それなのに、EU&中は現行主流である内燃機関の禁止法制定を強行しようとして、BEV化を推進し豪雪寒波中の渋滞電欠孤立で多数の犠牲者を出すなどと当然に自爆することとなった。
 さらに製造過程と処分工程を含めたトータルの排ガス量も、BEVには卓効がなく逆効果になりかねないことが明らかになって、代替競合新方式である高圧縮高効率エンジン開発は独ベンツのデータ捏造事件発覚で断念(MAZDAは開発継続中)、とか、水素エンジン、(水素)燃料電池車など、まだ方向を決められず、実用化試験の必要な各種方式が半完成=未完のまま転がっていて、科学技術的に見れば到底、政府が最良方式を法律で強制一本化出来る状況にはない。
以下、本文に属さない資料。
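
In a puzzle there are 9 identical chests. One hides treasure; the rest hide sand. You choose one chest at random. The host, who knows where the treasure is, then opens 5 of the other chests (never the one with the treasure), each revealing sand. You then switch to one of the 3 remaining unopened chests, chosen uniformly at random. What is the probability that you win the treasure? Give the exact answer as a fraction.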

 ドイツの高効率ディーゼル開発虚偽データ発覚で社会的信用を失い高圧縮率高効率ディーゼルエンジン方式からの撤退を余儀なくされ、手強い競争相手トヨタを同じスタートラインに引き戻して潰す策としての内燃機関禁止BEV強制法強行に見えてしまう。
 だが、ハイブリッド車の電池走行制御機能はBEV制御を内包・共通しており、電池も大き過ぎ、低温特性が酷いので逆転の大差にはなりそうもなく、大して売れそうもない製品製造には手を出さず、排気性能も悪くは無くて、現行インフラのままで対応出来るハイブリッド方式を主力に選択して本命技術の開発を待つのは非常に合理性のある判断だ。 トヨタの言う「全方位」というのは、地域毎のインフラ整備に合わせた車の供給策に加えて、CO削減の最良方式がBEV方式とは限らない技術開発競争中を乗り越える現実的選択でも有る。砂漠・土漠地帯など都市ではない人口疎ら地域に充電スタンド完備など出来る筈がない。 素人マスコミは、それを科学的根拠の極々危ういBEV至上論に立って、日本を「BEV化の周回遅れ」などと揶揄的に糾弾していた。 EUの日本車排除撲滅の謀略が環境に託けたBEV一択だったことが次第に浮き彫りになっていて、BEVを囃したマスコミ論調の根の無い軽薄さが見えるようになった。
その他方式の実現可能性を見ない開発路線:BEV一択策にマル嵌まりのままでの、HONDA−NISSANと両社合併では、双方の開発力の協力的競合が出来ればまだ良いが、機械的一本化と言うのでは、不合理是正の不可能な体制だから、自爆政策でしかなくなってしまうだろう。